De quanta escuta são feitos os
nossos dias? Quanta ousadia carregam os nossos frágeis gestos? São perguntas
essenciais para quem aceita a peregrinação que nos leva à Páscoa. Não há
conversão ‘improvisada’, nem discipulado ‘morno’...a ousadia da fé pede-nos uma
‘totalidade’ feita de cotidiano, tecida nos encontros e palavras, nos olhares
demorados e nos abraços que oferecem recomeço e Páscoa. É a fé que nos faz
contemplar. É a escuta que nos faz avançar. É o discernimento que nos faz
ousar. É a caridade que nos faz agir.
Convocados e reunidos pela
Palavra que liberta e salva, somos esta semana inspirados e desafiados pela ‘vulnerável
firmeza’ de Abraão. Sair, avançar, crer, caminhar...verbos que nos despertam os
sentidos e a inteligência, atitudes que nos mobilizam de dentro para fora e nos
colocam diante da mais essencial das questões: temer ou ousar?...o caminho iniciado
por Abraão é metáfora de todas as nossas peregrinações...somos feitos para
caminhar, para saborear cada passo degustando neles a eternidade...a quaresma,
caminho que nos rasga o coração para acolher o dom e nos coloca como horizonte a
Páscoa, faz-nos redescobrir o essencial da identidade cristã: caminhar...e
descobrir o caminho como bênção e como Aliança.
Não se trata de correr
quilómetros, nem mesmo de ver quem chega primeiro! No caminho da fé só se
atrasa quem cede à banalidade...para os que ousam, mesmo de mãos sujas ou
coração ferido, Deus espera-os e acompanha-os com a filigrana da sua ternura e
misericórdia.
O Evangelho, Palavra que desperta
o coração e rasga novos horizontes ao nosso existir, narra-nos que a intimidade
com Deus exige itinerância (Mt 17, 1-9). Seria muito cómoda uma fé que nos anestesiasse
ou nos afastasse da realidade...mas o nosso Deus não vive nas nuvens! “levantai-vos
e não tenhais medo” não é apenas um imperativo, é uma condição existencial. O
Evangelho não é para tornar ‘doce’ a nossa existência, é Palavra que quer
tornar fecundo o nosso viver, por isso não há lugar para a acomodação, para uma
experiência religiosa alienante do tipo maniqueísta...a realidade está aí,
cheia de contradições e de ‘novas escravidões’, cheia de complexidade e de muitos
corações feridos...precisamos Levantar! Deus espera-nos nas cidades e bairros,
nas ruas e lugares que cotidianamente percorremos. Deus convoca-nos para não
cedermos à tentação de um cristianismo de bem-estar ou de uma religião que
formalmente satisfaça a idolatria do nosso ego...

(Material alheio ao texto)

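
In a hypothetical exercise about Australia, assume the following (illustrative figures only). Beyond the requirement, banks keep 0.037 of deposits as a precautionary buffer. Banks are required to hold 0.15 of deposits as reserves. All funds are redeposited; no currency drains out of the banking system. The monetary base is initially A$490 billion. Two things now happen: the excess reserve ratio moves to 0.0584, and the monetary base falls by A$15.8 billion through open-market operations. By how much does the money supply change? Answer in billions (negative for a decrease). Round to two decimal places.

-344.89 billion

Before: m₁ = 1 / (0.15 + 0.037) ≈ 5.347594, MB₁ = 490, so M₁ = 5.347594 × 490 ≈ 2620.3211 billion.
After: m₂ = 1 / (0.15 + 0.0584) ≈ 4.798464, MB₂ = 490 − 15.8 = 474.2, so M₂ = 4.798464 × 474.2 ≈ 2275.4316 billion.
ΔM = M₂ − M₁ = 2275.4316 − 2620.3211 = -344.8895 billion.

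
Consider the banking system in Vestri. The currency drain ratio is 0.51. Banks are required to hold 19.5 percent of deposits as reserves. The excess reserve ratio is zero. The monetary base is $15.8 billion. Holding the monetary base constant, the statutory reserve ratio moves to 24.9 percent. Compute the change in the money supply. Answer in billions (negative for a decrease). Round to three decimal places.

-2.408 billion

Initially m₁ = (1 + 0.51) / (0.195 + 0.51) ≈ 2.141844, so M₁ = 2.141844 × 15.8 ≈ 33.8411 billion.
After the change m₂ = (1 + 0.51) / (0.249 + 0.51) ≈ 1.989460, so M₂ = 1.989460 × 15.8 ≈ 31.4335 billion.
ΔM = M₂ − M₁ = 31.4335 − 33.8411 = -2.4076 billion.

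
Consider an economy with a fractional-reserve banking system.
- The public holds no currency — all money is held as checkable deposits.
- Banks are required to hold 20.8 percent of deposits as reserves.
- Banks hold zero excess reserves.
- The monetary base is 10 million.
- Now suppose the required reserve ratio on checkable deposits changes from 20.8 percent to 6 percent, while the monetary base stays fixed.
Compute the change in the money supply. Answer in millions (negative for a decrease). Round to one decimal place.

Initially m₁ = 1 / (0.208) ≈ 4.8077, so M₁ = 4.8077 × 10 = 48.077 million.
After the change m₂ = 1 / (0.06) ≈ 16.6667, so M₂ = 16.6667 × 10 = 166.667 million.
ΔM = M₂ − M₁ = 166.667 − 48.077 = 118.59 million.

118.6 million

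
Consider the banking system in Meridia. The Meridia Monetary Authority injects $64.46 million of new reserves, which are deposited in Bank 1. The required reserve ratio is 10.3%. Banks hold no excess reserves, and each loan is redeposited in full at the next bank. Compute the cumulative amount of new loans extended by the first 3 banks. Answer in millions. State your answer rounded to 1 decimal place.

Bank i lends (1 − rr)^i of the original deposit: Bank 1 lends 64.46·0.8970 ≈ 57.8206, Bank 2 lends 64.46·0.8970² ≈ 51.8651, and so on.
Summing a geometric series: total = 64.46·[0.8970·(1 − 0.8970^3) / (1 − 0.8970)] ≈ 156.2087 million.

$156.2 million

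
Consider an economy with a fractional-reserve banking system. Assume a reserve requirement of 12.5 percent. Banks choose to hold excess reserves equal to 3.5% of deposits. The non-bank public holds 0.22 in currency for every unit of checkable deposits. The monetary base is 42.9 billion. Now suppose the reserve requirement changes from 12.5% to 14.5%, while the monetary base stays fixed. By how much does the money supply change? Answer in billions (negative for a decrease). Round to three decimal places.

Initially m₁ = (1 + 0.22) / (0.125 + 0.035 + 0.22) ≈ 3.210526, so M₁ = 3.210526 × 42.9 ≈ 137.7316 billion.
After the change m₂ = (1 + 0.22) / (0.145 + 0.035 + 0.22) = 3.05, so M₂ = 3.05 × 42.9 = 130.845 billion.
ΔM = M₂ − M₁ = 130.845 − 137.7316 = -6.8866 billion.

-6.887 billion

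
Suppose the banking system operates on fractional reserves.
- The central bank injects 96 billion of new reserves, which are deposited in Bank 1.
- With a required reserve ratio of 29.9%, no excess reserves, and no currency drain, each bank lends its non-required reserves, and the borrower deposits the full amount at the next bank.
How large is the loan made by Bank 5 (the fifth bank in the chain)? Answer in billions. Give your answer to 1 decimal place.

Each bank lends a fraction (1 − rr) = 0.7010 of the deposit it receives, so Bank 5 receives 96·0.7010^4 and lends 96·0.7010^5 ≈ 16.2503 billion.

16.3 billion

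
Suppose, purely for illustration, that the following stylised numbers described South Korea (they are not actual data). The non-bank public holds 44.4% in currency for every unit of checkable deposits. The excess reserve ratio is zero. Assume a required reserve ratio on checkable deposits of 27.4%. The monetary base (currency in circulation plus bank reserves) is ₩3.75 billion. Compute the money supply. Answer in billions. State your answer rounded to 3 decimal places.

The money multiplier is m = (1 + c) / (rr + c) = (1 + 0.444) / (0.274 + 0.444) ≈ 2.01114.
So M = m × MB = 2.01114 × 3.75 ≈ 7.5418 billion.

₩7.542 billion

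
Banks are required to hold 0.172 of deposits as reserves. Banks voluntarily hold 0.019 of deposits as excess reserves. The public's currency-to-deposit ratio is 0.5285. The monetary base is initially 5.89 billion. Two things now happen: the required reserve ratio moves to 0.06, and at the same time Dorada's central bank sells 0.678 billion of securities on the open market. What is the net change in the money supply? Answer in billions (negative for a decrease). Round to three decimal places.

Before: m₁ = (1 + 0.5285) / (0.172 + 0.019 + 0.5285) ≈ 2.12439, MB₁ = 5.89, so M₁ = 2.12439 × 5.89 ≈ 12.5127 billion.
After: m₂ = (1 + 0.5285) / (0.06 + 0.019 + 0.5285) ≈ 2.51605, MB₂ = 5.89 − 0.678 = 5.212, so M₂ = 2.51605 × 5.212 ≈ 13.1137 billion.
ΔM = M₂ − M₁ = 13.1137 − 12.5127 = 0.601 billion.

0.601 billion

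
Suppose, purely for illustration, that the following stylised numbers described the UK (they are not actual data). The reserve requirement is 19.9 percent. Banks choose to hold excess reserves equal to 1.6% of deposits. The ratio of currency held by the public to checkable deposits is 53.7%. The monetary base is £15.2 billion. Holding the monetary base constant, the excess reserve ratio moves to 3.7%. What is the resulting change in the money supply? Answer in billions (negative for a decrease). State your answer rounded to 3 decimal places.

-0.844 billion

Initially m₁ = (1 + 0.537) / (0.199 + 0.016 + 0.537) ≈ 2.043883, so M₁ = 2.043883 × 15.2 ≈ 31.067 billion.
After the change m₂ = (1 + 0.537) / (0.199 + 0.037 + 0.537) ≈ 1.988357, so M₂ = 1.988357 × 15.2 ≈ 30.223 billion.
ΔM = M₂ − M₁ = 30.223 − 31.067 = -0.844 billion.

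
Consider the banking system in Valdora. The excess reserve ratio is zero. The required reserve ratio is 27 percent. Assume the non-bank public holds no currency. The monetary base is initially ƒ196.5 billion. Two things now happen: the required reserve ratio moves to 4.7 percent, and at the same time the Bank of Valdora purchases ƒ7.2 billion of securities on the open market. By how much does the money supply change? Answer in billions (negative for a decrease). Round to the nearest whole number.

ƒ3606 billion

Before: m₁ = 1 / (0.27) ≈ 3.7037, MB₁ = 196.5, so M₁ = 3.7037 × 196.5 ≈ 727.7771 billion.
After: m₂ = 1 / (0.047) ≈ 21.2766, MB₂ = 196.5 + 7.2 = 203.7, so M₂ = 21.2766 × 203.7 ≈ 4334.0434 billion.
ΔM = M₂ − M₁ = 4334.0434 − 727.7771 = 3606.2663 billion.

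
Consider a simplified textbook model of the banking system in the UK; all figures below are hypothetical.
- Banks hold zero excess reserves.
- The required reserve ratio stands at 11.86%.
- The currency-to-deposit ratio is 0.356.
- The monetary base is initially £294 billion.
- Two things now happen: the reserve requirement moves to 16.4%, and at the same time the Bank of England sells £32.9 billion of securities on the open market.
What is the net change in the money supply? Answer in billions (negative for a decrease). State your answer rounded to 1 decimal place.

-159.1 billion

Before: m₁ = (1 + 0.356) / (0.1186 + 0.356) ≈ 2.85714, MB₁ = 294, so M₁ = 2.85714 × 294 ≈ 839.9992 billion.
After: m₂ = (1 + 0.356) / (0.164 + 0.356) ≈ 2.60769, MB₂ = 294 − 32.9 = 261.1, so M₂ = 2.60769 × 261.1 ≈ 680.8679 billion.
ΔM = M₂ − M₁ = 680.8679 − 839.9992 = -159.1313 billion.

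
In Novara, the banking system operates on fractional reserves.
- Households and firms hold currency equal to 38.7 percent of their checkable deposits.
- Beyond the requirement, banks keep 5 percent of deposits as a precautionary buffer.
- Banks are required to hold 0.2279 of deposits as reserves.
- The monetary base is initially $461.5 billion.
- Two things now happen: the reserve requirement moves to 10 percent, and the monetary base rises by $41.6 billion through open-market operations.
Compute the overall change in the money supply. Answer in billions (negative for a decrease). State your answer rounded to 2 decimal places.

Before: m₁ = (1 + 0.387) / (0.2279 + 0.05 + 0.387) ≈ 2.086028, MB₁ = 461.5, so M₁ = 2.086028 × 461.5 ≈ 962.7019 billion.
After: m₂ = (1 + 0.387) / (0.1 + 0.05 + 0.387) ≈ 2.582868, MB₂ = 461.5 + 41.6 = 503.1, so M₂ = 2.582868 × 503.1 ≈ 1299.4409 billion.
ΔM = M₂ − M₁ = 1299.4409 − 962.7019 = 336.739 billion.

$336.74 billion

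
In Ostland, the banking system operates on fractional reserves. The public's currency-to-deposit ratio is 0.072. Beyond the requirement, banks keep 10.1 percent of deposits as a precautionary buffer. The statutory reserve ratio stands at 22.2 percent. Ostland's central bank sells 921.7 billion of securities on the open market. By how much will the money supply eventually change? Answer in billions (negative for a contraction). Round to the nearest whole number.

The money multiplier is m = (1 + c) / (rr + e + c) = (1 + 0.072) / (0.222 + 0.101 + 0.072) ≈ 2.7139.
The sale removes 921.7 billion of base, so ΔM = m × ΔMB = 2.7139 × (−921.7) ≈ -2501.4016 billion.

-2501 billion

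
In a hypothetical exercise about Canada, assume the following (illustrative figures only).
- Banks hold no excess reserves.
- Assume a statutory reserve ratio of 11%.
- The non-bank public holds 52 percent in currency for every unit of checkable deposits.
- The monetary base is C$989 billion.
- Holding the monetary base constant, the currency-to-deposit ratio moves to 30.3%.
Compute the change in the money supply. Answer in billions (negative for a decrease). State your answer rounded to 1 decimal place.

C$734.1 billion

Initially m₁ = (1 + 0.52) / (0.11 + 0.52) ≈ 2.41270, so M₁ = 2.41270 × 989 = 2386.1603 billion.
After the change m₂ = (1 + 0.303) / (0.11 + 0.303) ≈ 3.15496, so M₂ = 3.15496 × 989 ≈ 3120.2554 billion.
ΔM = M₂ − M₁ = 3120.2554 − 2386.1603 = 734.0951 billion.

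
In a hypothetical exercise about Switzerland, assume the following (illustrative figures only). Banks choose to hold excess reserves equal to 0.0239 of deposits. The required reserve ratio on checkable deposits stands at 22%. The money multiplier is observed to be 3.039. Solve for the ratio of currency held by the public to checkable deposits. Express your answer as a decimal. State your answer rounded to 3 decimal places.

0.127

Using m = 3.039. From m = (1 + c)/(c + rr + e), rearranging gives 1 + c = m·(c + rr + e), so c·(1 − m) = m·(rr + e) − 1.
Hence c = [m·(rr + e) − 1]/(1 − m) = [3.039 × (0.22 + 0.0239) − 1] / (1 − 3.039) ≈ 0.126919.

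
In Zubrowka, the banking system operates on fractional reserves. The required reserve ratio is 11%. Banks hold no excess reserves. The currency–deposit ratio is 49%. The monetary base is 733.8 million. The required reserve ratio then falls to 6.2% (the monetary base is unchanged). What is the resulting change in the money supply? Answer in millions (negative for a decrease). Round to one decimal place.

Initially m₁ = (1 + 0.49) / (0.11 + 0.49) ≈ 2.48333, so M₁ = 2.48333 × 733.8 ≈ 1822.2676 million.
After the change m₂ = (1 + 0.49) / (0.062 + 0.49) ≈ 2.69928, so M₂ = 2.69928 × 733.8 ≈ 1980.7317 million.
ΔM = M₂ − M₁ = 1980.7317 − 1822.2676 = 158.4641 million.

158.5 million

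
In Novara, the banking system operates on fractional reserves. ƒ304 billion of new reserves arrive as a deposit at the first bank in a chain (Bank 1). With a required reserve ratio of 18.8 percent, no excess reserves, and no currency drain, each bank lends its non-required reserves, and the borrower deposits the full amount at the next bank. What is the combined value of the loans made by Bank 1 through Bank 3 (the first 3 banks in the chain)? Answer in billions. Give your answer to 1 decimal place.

ƒ610.0 billion

Bank i lends (1 − rr)^i of the original deposit: Bank 1 lends 304·0.8120 = 246.8480, Bank 2 lends 304·0.8120² ≈ 200.4406, and so on.
Summing a geometric series: total = 304·[0.8120·(1 − 0.8120^3) / (1 − 0.8120)] ≈ 610.0463 billion.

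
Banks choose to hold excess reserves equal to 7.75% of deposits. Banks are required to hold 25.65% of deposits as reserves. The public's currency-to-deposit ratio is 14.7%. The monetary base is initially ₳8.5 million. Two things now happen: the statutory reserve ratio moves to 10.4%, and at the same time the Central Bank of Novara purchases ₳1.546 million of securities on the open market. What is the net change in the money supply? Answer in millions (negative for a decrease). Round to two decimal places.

Before: m₁ = (1 + 0.147) / (0.2565 + 0.0775 + 0.147) ≈ 2.38462, MB₁ = 8.5, so M₁ = 2.38462 × 8.5 ≈ 20.2693 million.
After: m₂ = (1 + 0.147) / (0.104 + 0.0775 + 0.147) ≈ 3.49163, MB₂ = 8.5 + 1.546 = 10.046, so M₂ = 3.49163 × 10.046 ≈ 35.0769 million.
ΔM = M₂ − M₁ = 35.0769 − 20.2693 = 14.8076 million.

₳14.81 million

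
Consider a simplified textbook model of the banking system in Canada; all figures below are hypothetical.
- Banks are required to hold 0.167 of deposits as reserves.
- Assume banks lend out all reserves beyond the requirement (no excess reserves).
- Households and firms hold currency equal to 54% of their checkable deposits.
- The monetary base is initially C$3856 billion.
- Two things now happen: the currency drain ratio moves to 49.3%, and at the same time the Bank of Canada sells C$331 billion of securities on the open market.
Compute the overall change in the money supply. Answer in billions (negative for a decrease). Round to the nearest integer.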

Precisamos levantar e descer para
não vermos a realidade somente do alto mas, sobretudo, lado a lado...olhos nos
olhos, coração a coração, deixando que aí, nas nossas planícies e trilhos cotidianos,
Deus nos interpele a (re)descobrir e a compartilhar a única luz que dá sentido,
sabor e significado...Ele coloca-nos diariamente diante dos corações aflitos,
cansados ou desnorteados...e aí nos sussurra: “Este é o meu Filho muito amado,
escuta-O!”...e não será assim que a Luz transfigura a Ação?...Boa Semana!